I love fishing 1/8 oz Rooster-tails for White Bass during the run in the spring. I'm going to try and make my own 1/8 oz spinners...what size wire is best? Is there a wire that can be used other than buying looped end wire from a tackle making place? Also...what blade style works best? Thanks


----------



## Flathead76 (May 2, 2010)

The main thing that makes a spinner function is the diameter of the wire and the style of clevis used. I used to experiment with different combinations until I found the recipe that the blade would spin without much pull. When I figured that out I would make a pile of them. Would also take a little piece of fine steel wool and make sure that the area where the clevis would be would be as smooth as possible. Take the rooster tail or spinner that you want to mimic and use a micrometer and measure the wire diameter. Rooster tail uses an open clevis which I prefer because you can use a pair of pliers and tune them. Mepps uses a folded clevis. As far as blades go rooster tails use a Swiss swing style of blade. They have a thinner stamped thickness compared to other styles of blades. Their longer profile allows the same weight spinner to fish a little deeper. Mepps uses a French spinner blade. Most stamped blades of this style that you purchase in bulk are not as thick as what memos uses. As far as wire I always would buy just a quarter pound roll and make the entire spinner from scratch. You find pliers to bend your loops that are fairly inexpensive for your needs. I purchased a Hager’s professional wire bender years ago. With that I can pretty much make any type of bend in any style for any lure that uses wire.


----------



## All Eyes (Jul 28, 2004)

Good advice from Flathead.

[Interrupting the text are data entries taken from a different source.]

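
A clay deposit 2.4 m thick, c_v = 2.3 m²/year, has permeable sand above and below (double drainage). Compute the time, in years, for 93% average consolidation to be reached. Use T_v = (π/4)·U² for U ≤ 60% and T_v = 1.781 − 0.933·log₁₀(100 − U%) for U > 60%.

Drainage path length: H_d = H/2 = 1.2 m (double drainage).
U > 60%: T_v = 1.781 − 0.933·log₁₀(100 − 93) = 0.99252.
t = T_v·H_d²/c_v = 0.99252×1.2²/2.3 = 0.6214 years.

t ≈ 0.621 years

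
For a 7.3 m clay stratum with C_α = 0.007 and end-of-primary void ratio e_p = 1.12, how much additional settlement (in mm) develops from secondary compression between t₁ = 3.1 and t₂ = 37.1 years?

Secondary compression: S_s = C_α·H/(1+e_p)·log₁₀(t₂/t₁)
S_s = 0.007×7.3/(1+1.12)×log₁₀(37.1/3.1)
    = 0.0241 × 1.078 = 0.02598 m

S_s ≈ 26 mm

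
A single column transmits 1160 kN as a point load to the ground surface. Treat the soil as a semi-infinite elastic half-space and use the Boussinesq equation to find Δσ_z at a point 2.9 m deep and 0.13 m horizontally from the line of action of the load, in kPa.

Boussinesq vertical stress below a point load on an elastic half-space:
Δσ_z = 3P/(2πz²) · [1 + (r/z)²]^(−5/2)
r/z = 0.13/2.9 = 0.044828; [1+(r/z)²]^(−5/2) = 0.99499.
Δσ_z = 3×1160/(2π×2.9²) × 0.99499 = 65.857 × 0.99499 = 65.53 kPa

Δσ_z ≈ 65.5 kPa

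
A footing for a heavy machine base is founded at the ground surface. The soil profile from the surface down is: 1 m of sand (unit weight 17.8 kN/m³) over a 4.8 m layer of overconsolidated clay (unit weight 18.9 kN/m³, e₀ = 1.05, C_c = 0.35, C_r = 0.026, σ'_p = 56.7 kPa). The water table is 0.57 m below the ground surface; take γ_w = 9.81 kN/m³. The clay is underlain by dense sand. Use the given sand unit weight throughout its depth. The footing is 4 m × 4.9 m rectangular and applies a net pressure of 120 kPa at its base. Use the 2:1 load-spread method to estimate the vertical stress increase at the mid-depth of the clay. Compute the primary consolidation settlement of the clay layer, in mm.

Mid-depth of clay below the ground surface: z = 1 + 4.8/2 = 3.4 m.
Total vertical stress at mid-clay: σ_v = 17.8×1 + 18.9×2.4 = 63.16 kPa.
Pore pressure: u = 9.81×(3.4 − 0.57) = 27.762 kPa.
Initial effective stress: σ'_0 = σ_v − u = 63.16 − 27.762 = 35.398 kPa.
Stress increase at mid-clay by the 2:1 spreading method:
Δσ = qBL/((B+z)(L+z)) = 120×4×4.9/((4+3.4)(4.9+3.4)) = 38.294 kPa
Final effective stress: σ'_f = 35.398 + 38.294 = 73.692 kPa.
σ'_f = 73.692 > σ'_p = 56.7 kPa, so the stress path crosses the preconsolidation pressure — recompression up to σ'_p, then virgin compression beyond:
S_c = H/(1+e₀)·[C_r·log₁₀(σ'_p/σ'_0) + C_c·log₁₀(σ'_f/σ'_p)]
    = 4.8/2.05 × [0.026×log₁₀(56.7/35.398) + 0.35×log₁₀(73.692/56.7)]
    = 2.3415 × [0.0053197 + 0.039843] = 0.1057 m

S_c ≈ 106 mm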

Another consideration would be to disassemble a Rooster Tail (or whatever spinner that you are trying to duplicate) and weigh the pieces individually on a gram scale. Then compare with the components you are working with.


----------



## c. j. stone (Sep 24, 2006)

A general "rule of thumb" I've used(making spinners, and harnesses, for over 50 yrs) regarding clevises is to use the flat, stamped, "sheet metal" ones on mono, and the wire, with flattened, drilled ends on "wire" lures-spinners, safety-pin add ons, etc.(the drilled ones will eventually cut mono, and yes, even the plastic coated cable harnesses!) I have no experience on making lures with braided line(too flexible for spinning lures Imo). Selection of blades is a matter of desired profile/spin radius, other prefernces based on experiences. Some spinning lures(even commercially produced!), need a short, quick tug to get the blades spinning and matched reeling speed to maintain spinning motion.


----------



## Randall (May 16, 2004)

Thanks for the replies...I made a small spinner, took it to my honey hole and was pleasantly surprised to catch this big ole Bass -19 1/2" (4.45 lbs). I'm trying to make spinners economically and used two 1/16 oz sinkers, powder coated together as the lure body and it worked great!


----------



## HamiltonKdog (Oct 15, 2014)

Jans netcraft has all the supplies you need. I usually just buy the preformed shafts rather than mess around straightening and bending . I do like the tackle tool for twisting my eyes. little practice you can make a perfectly round and centered eye. I have a hagens tool as welland it can do almost anything.


----------



## Drm50 (Dec 26, 2014)

I have the Do-it mold for Rooster Tail bodies. The smaller sizes use .028-.031 wire. Wire can be bough in coil cheaper than buying eyed shafts. Just making a few for yourself wire can be formed easily with long nose pliers and a drill bit the size you want the eyes. There are some economy wire forming tools available for under $10. I made hundreds of them when I was in tackle business. I have commercial wire forming tool and used coils.


----------